Bacteriophage-nanocomposites: An easy and reproducible method for the construction, handling, storage and transport of conjugates for deployment of bacteriophages active against Pseudomonas aeruginosa

• This paper details development of a novel, cost effective protocol for the binding of bacteriophages without loss of function.
• Bacteriophage-nanotube conjugates were efficacious after storage at 20 °C for six weeks.
• Retention of viral infective potential was demonstrated by subsequent spread plating on to lawns of susceptible P. aeruginosa.
• Bacteriophage-nanotube conjugates were added to human cell culture in vitro for 9 days without causing necrosis and apoptosis.
• Analysis of the human cell culture medium revealed an initial but not long lasting interleukin response.

The purpose of this work was proof of concept to develop a novel, cost effective protocol for the binding of bacteriophages to a surface without loss of function, after storage in various media.
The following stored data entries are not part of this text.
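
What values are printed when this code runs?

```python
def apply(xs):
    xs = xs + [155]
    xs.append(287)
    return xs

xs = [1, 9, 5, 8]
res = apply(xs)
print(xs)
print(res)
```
[1, 9, 5, 8]
[1, 9, 5, 8, 155, 287]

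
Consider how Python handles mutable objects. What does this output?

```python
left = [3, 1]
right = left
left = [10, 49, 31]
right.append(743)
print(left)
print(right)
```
[10, 49, 31]
[3, 1, 743]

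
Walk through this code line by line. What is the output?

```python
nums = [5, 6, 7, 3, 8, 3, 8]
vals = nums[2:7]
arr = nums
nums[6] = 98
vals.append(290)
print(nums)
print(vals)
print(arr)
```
[5, 6, 7, 3, 8, 3, 98]
[7, 3, 8, 3, 8, 290]
[5, 6, 7, 3, 8, 3, 98]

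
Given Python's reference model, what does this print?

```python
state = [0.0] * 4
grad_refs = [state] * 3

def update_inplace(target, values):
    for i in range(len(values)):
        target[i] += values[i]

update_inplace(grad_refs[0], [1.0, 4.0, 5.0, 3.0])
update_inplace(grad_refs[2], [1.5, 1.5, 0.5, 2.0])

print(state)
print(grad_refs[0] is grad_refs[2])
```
[2.5, 5.5, 5.5, 5.0]
True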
The technology platform involved covalently bonding bacteriophage 13 (a Pseudomonas aeruginosa bacteriophage) to two magnetised multiwalled carbon nanotube scaffolds using a series of buffers; bacteriophage–nanotube (B–N) conjugates were efficacious after storage at 20 °C for six weeks. B–N conjugates were added to human cell culture in vitro for 9 days without causing necrosis and apoptosis. B–N conjugates were frozen (− 20 °C) in cell culture media for several weeks, after which recovery from the human cell culture medium was possible using a simple magnetic separation technique. The retention of viral infective potential was demonstrated by subsequent spread plating onto lawns of susceptible P. aeruginosa. Analysis of the human cell culture medium revealed the production of interleukins by the human fibroblasts upon exposure to the bacteriophage. One day after exposure, IL-8 levels transitorily increased between 60 and 100 pg/mL, but this level was not found on any subsequent days, suggesting an initial but not long lasting response. This paper outlines the development of a method to deliver antimicrobial activity to a surface that is small enough to be combined with other materials. To our knowledge at time of publication, this is the first report of magnetically coupled bacteriophages specific to human pathogens which can be recovered from test systems, and could represent a novel means to conditionally deploy antibacterial agents into living eukaryotic systems without the risks of some antibiotic therapies.